What infantile, immature, irresponsible nonsense that is!

Think about it, entitled generation:
  • I stab you in the leg, but I could have stabbed you in the heart, so you have no grounds to object to my actions.
  • I steal your wallet, but it's OK, because I could have kidnapped your daughter.
  • I taunt a minority, but that's OK, because I could have started a pogrom.
Really?

-------------------

Yes, this is a rant of sorts. Yes, this is a temper-tantrum of sorts.

I'm expressing my anger because just such an idiot attacked Instructables recently.

Naturally, several people objected, but this moron thought we should be thanking him for his attack, because he had warned the site that there was a security issue, but they hadn't responded quickly enough for his tastes.

He actually admitted that: his hacking attacks were the direct result of his own childish impatience.

Reality check, Ballboy.

A complete stranger sends you an email full of threatening instructions - are you going to follow them immediately?

Or are you going to spend some time checking things out? Personally, any emails I get along the lines of "act now to rectify this serious security issue" get reported as phishing scams before I get past the first line or two.

So, HQ don't immediately leap into action, smother this guy with gratitude and offers of a job*. The response? He hacks the site, popping puerile comments up all over the place.

But, "that's OK, because it could have been worse". HQ start to work on the problems, but not fast enough for the hacker's tastes, so he renders the whole site useless.

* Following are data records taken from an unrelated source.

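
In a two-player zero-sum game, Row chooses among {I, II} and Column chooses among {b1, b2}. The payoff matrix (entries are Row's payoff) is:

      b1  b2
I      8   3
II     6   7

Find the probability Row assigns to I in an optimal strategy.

Row minima: I → 3, II → 6; maximin = 6.
Column maxima: b1 → 8, b2 → 7; minimax = 7.
6 ≠ 7, so there is no saddle point; optimal play is mixed.
Let Row play I with probability p. Expected payoff against b1: 8p + 6(1−p) = 2p + 6; against b2: 3p + 7(1−p) = −4p + 7.
Setting these equal: 2p + 6 = −4p + 7 ⇒ 6p = 1 ⇒ p = 1/6, and the value is (2)·(1/6) + 6 = 19/3.
For Column: with q = P(b1), equating I's and II's payoffs gives 5q + 3 = −q + 7 ⇒ q = 2/3.

1/6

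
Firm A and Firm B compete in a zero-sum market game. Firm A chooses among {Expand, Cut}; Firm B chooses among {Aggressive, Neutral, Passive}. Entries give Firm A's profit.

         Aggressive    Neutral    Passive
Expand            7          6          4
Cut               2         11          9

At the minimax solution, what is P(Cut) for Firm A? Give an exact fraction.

3/10

Row minima: Expand → 4, Cut → 2; maximin = 4.
Column maxima: Aggressive → 7, Neutral → 11, Passive → 9; minimax = 7.
4 ≠ 7, so there is no saddle point; optimal play is mixed.
Neutral is strictly dominated by Passive (it gives Firm A strictly more in every row), so Firm B never plays it.
On the remaining 2×2 (Expand, Cut vs Aggressive, Passive):
Let Firm A play Expand with probability p. Expected payoff against Aggressive: 7p + 2(1−p) = 5p + 2; against Passive: 4p + 9(1−p) = −5p + 9.
Setting these equal: 5p + 2 = −5p + 9 ⇒ 10p = 7 ⇒ p = 7/10, and the value is (5)·(7/10) + 2 = 11/2.
For Firm B: with q = P(Aggressive), equating Expand's and Cut's payoffs gives 3q + 4 = −7q + 9 ⇒ q = 1/2.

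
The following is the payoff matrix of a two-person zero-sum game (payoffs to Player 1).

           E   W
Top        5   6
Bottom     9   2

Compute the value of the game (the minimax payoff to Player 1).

Row minima: Top → 5, Bottom → 2; maximin = 5.
Column maxima: E → 9, W → 6; minimax = 6.
5 ≠ 6, so there is no saddle point; optimal play is mixed.
Let Player 1 play Top with probability p. Expected payoff against E: 5p + 9(1−p) = −4p + 9; against W: 6p + 2(1−p) = 4p + 2.
Setting these equal: −4p + 9 = 4p + 2 ⇒ −8p = -7 ⇒ p = 7/8, and the value is (-4)·(7/8) + 9 = 11/2.
For Player 2: with q = P(E), equating Top's and Bottom's payoffs gives −q + 6 = 7q + 2 ⇒ q = 1/2.

11/2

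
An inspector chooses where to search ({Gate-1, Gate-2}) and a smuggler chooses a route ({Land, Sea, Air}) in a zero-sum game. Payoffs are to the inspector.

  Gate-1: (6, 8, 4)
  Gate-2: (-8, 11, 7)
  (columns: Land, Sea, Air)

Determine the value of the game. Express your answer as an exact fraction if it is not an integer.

Row minima: Gate-1 → 4, Gate-2 → -8; maximin = 4.
Column maxima: Land → 6, Sea → 11, Air → 7; minimax = 6.
4 ≠ 6, so there is no saddle point; optimal play is mixed.
Sea is strictly dominated by Land (it gives the inspector strictly more in every row), so the smuggler never plays it.
On the remaining 2×2 (Gate-1, Gate-2 vs Land, Air):
Let the inspector play Gate-1 with probability p. Expected payoff against Land: 6p + (-8)(1−p) = 14p − 8; against Air: 4p + 7(1−p) = −3p + 7.
Setting these equal: 14p − 8 = −3p + 7 ⇒ 17p = 15 ⇒ p = 15/17, and the value is (14)·(15/17) − 8 = 74/17.
For the smuggler: with q = P(Land), equating Gate-1's and Gate-2's payoffs gives 2q + 4 = −15q + 7 ⇒ q = 3/17.

74/17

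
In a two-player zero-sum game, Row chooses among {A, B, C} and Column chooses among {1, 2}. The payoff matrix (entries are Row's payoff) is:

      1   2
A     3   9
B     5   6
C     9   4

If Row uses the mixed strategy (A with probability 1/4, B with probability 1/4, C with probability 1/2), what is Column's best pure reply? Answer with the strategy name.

If Column plays 1, Row's expected payoff is (1/4)·3 + (1/4)·5 + (1/2)·9 = 13/2.
If Column plays 2, Row's expected payoff is (1/4)·9 + (1/4)·6 + (1/2)·4 = 23/4.
Column minimizes Row's payoff; the smallest is 23/4, so the best response is 2.

2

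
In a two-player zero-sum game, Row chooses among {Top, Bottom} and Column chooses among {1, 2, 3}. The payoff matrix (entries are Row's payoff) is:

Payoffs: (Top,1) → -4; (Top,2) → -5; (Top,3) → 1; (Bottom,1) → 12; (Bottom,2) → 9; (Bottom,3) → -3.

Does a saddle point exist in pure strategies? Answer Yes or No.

Row minima: Top → -5, Bottom → -3; maximin = -3.
Column maxima: 1 → 12, 2 → 9, 3 → 1; minimax = 1.
-3 ≠ 1, so no pure-strategy equilibrium exists.

No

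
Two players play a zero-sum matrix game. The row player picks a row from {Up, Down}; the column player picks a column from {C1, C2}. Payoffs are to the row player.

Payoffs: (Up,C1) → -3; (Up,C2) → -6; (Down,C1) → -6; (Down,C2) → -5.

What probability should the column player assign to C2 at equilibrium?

Row minima: Up → -6, Down → -6; maximin = -6.
Column maxima: C1 → -3, C2 → -5; minimax = -5.
-6 ≠ -5, so there is no saddle point; optimal play is mixed.
Let the row player play Up with probability p. Expected payoff against C1: (-3)p + (-6)(1−p) = 3p − 6; against C2: (-6)p + (-5)(1−p) = −p − 5.
Setting these equal: 3p − 6 = −p − 5 ⇒ 4p = 1 ⇒ p = 1/4, and the value is (3)·(1/4) − 6 = -21/4.
For the column player: with q = P(C1), equating Up's and Down's payoffs gives 3q − 6 = −q − 5 ⇒ q = 1/4.

3/4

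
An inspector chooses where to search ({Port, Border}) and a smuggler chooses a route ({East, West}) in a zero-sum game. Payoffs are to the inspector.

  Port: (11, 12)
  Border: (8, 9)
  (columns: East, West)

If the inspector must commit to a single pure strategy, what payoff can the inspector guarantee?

Row minima: Port → 11, Border → 8.
The best of these is 11.

11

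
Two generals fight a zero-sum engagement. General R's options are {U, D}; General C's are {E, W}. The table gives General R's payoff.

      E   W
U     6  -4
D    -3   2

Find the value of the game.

0

Row minima: U → -4, D → -3; maximin = -3.
Column maxima: E → 6, W → 2; minimax = 2.
-3 ≠ 2, so there is no saddle point; optimal play is mixed.
Let General R play U with probability p. Expected payoff against E: 6p + (-3)(1−p) = 9p − 3; against W: (-4)p + 2(1−p) = −6p + 2.
Setting these equal: 9p − 3 = −6p + 2 ⇒ 15p = 5 ⇒ p = 1/3, and the value is (9)·(1/3) − 3 = 0.
For General C: with q = P(E), equating U's and D's payoffs gives 10q − 4 = −5q + 2 ⇒ q = 2/5.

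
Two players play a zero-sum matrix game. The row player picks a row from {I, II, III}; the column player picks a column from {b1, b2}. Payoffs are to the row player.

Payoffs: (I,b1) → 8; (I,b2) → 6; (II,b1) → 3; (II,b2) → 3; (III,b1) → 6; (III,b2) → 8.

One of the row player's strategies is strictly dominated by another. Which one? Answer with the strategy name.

I gives a strictly higher payoff than II against every column: 8 > 3, 6 > 3.
So II is strictly dominated and the row player never plays it.

II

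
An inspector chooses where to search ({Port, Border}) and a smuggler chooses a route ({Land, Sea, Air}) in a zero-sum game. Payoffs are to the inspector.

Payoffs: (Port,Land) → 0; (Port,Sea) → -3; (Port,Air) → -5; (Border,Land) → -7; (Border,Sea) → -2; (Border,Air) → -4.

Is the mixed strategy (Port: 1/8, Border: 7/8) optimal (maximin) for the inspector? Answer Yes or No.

Against Land this mix gives (1/8)·0 + (7/8)·(-7) = -49/8.
Against Sea this mix gives (1/8)·(-3) + (7/8)·(-2) = -17/8.
Against Air this mix gives (1/8)·(-5) + (7/8)·(-4) = -33/8.
The smuggler will play Land, holding the inspector to -49/8. Shifting weight toward the row that does better against Land would raise this floor (the equalizing mix achieves -35/8 against both Land and Air), so the proposed strategy is not optimal.

No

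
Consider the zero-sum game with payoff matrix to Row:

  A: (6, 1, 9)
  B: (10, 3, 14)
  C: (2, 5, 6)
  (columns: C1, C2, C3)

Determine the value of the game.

Row minima: A → 1, B → 3, C → 2; maximin = 3.
Column maxima: C1 → 10, C2 → 5, C3 → 14; minimax = 5.
3 ≠ 5, so there is no saddle point; optimal play is mixed.
A is strictly dominated by B, so Row never plays it.
C3 is strictly dominated by C1 (it gives Row strictly more in every row), so Column never plays it.
On the remaining 2×2 (B, C vs C1, C2):
Let Row play B with probability p. Expected payoff against C1: 10p + 2(1−p) = 8p + 2; against C2: 3p + 5(1−p) = −2p + 5.
Setting these equal: 8p + 2 = −2p + 5 ⇒ 10p = 3 ⇒ p = 3/10, and the value is (8)·(3/10) + 2 = 22/5.
For Column: with q = P(C1), equating B's and C's payoffs gives 7q + 3 = −3q + 5 ⇒ q = 1/5.

22/5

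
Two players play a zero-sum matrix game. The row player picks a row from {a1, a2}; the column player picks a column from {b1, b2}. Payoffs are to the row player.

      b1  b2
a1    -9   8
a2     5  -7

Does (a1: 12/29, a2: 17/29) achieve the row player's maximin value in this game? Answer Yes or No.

Against b1 this mix gives (12/29)·(-9) + (17/29)·5 = -23/29.
Against b2 this mix gives (12/29)·8 + (17/29)·(-7) = -23/29.
All of the column player's active replies (b1, b2) yield -23/29, and no column does worse for the row player. The mix makes the column player indifferent and guarantees -23/29, so it is optimal.

Yes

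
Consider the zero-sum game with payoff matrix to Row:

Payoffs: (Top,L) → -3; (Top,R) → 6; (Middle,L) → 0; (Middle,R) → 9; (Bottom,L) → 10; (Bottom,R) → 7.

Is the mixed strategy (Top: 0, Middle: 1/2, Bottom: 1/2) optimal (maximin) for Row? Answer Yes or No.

No

Against L this mix gives (1/2)·0 + (1/2)·10 = 5.
Against R this mix gives (1/2)·9 + (1/2)·7 = 8.
Column will play L, holding Row to 5. Shifting weight toward the row that does better against L would raise this floor (the equalizing mix achieves 15/2 against both L and R), so the proposed strategy is not optimal.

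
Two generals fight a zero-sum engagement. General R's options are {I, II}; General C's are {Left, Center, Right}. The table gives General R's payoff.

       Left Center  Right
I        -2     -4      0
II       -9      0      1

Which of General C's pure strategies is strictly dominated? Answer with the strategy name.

Left holds General R's payoff strictly below Right in every row: -2 < 0, -9 < 1.
So Right is strictly dominated for General C.

Right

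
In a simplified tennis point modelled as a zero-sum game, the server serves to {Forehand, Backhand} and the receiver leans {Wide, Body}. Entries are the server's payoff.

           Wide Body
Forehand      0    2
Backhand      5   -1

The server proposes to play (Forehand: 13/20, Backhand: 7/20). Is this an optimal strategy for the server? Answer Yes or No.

No

Against Wide this mix gives (13/20)·0 + (7/20)·5 = 7/4.
Against Body this mix gives (13/20)·2 + (7/20)·(-1) = 19/20.
The receiver will play Body, holding the server to 19/20. Shifting weight toward the row that does better against Body would raise this floor (the equalizing mix achieves 5/4 against both Body and Wide), so the proposed strategy is not optimal.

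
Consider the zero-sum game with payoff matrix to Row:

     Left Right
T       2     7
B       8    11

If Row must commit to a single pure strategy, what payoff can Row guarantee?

8

Row minima: T → 2, B → 8.
The best of these is 8.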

That's not enough for him, though. I objected to his actions. I called him what he is - immature and a vandal. His grandstanding and shouts of "well it could have been worse" do not persuade me that his vandalism is justified, so he took the coward's way out. He silenced me. He couldn't persuade me, he couldn't out-debate me, and he had only one other person even suggest he might be slightly right, so he "proved" he was better than me by replacing my avatar with a horse, and posting childish forum topics in my name.

To top that, he stole several hundred dollars-worth of pro-codes from my account.

I've got a message for Ballboy - FAIL.

You think that committing theft proves that you are trying to help? Your cowardly, bullying actions simply demonstrate that I was right about you all along.









*Speaking of jobs, this idiot thinks that hacking gets you a job. Reality check, Ballboy - maybe most people in digital security used to be hackers, but most hackers do not get jobs in digital security. There's a *reason* why this guy describes himself as "impoverished", and trying to get "donations" through blackmail is it.


1 comment:

  1. Haha, I had been wondering when I would see a post on this...

    Well, the interesting thing to me about the free speech rhetoric is that the right to free speech is claimed in private settings as if it applied there. The whole point of free speech is that the _government_ shouldn't interfere with it, not that you must be given a venue wherever you wish. I mean, it's tyrannical asshattery of the first kind to censor, filter, and muzzle users who are not causing harm simply because you don't like their message(not that I'm mentioning website names...coughinstructablescough), but you can't claim free speech rights as such when objecting to the actions of private individuals.

    I mostly agree with you, although I didn't think what he did in the beginning was that bad. Nobody had listened to past warnings or inquiries. Also, he didn't blackmail anyone or render the whole site useless.

    To be perfectly frank, I think ignoring him may have returned far better results. The negative response served no purpose other than to give him massive impetus to prove he was correct about the site being terribly insecure (which he was unequivocally successful in doing).

    I do take very strong exception to attributing this person's actions and the UK riots to generation. That smacks of a continuation of "The Good Old Days" syndrome. Your generation (the one that's controlling the free world at the moment) was - and is - decidedly *not* any less jackass-y than mine. I mean, you gave us Kanye, Dubya, Cheny, Bin Laden, Limbaugh, Bachman, Beck, Palin, Rick Perry, Chavez, Murdoch...okay, Murdoch's a bit old to lump in with your generation but you see what I mean. :P.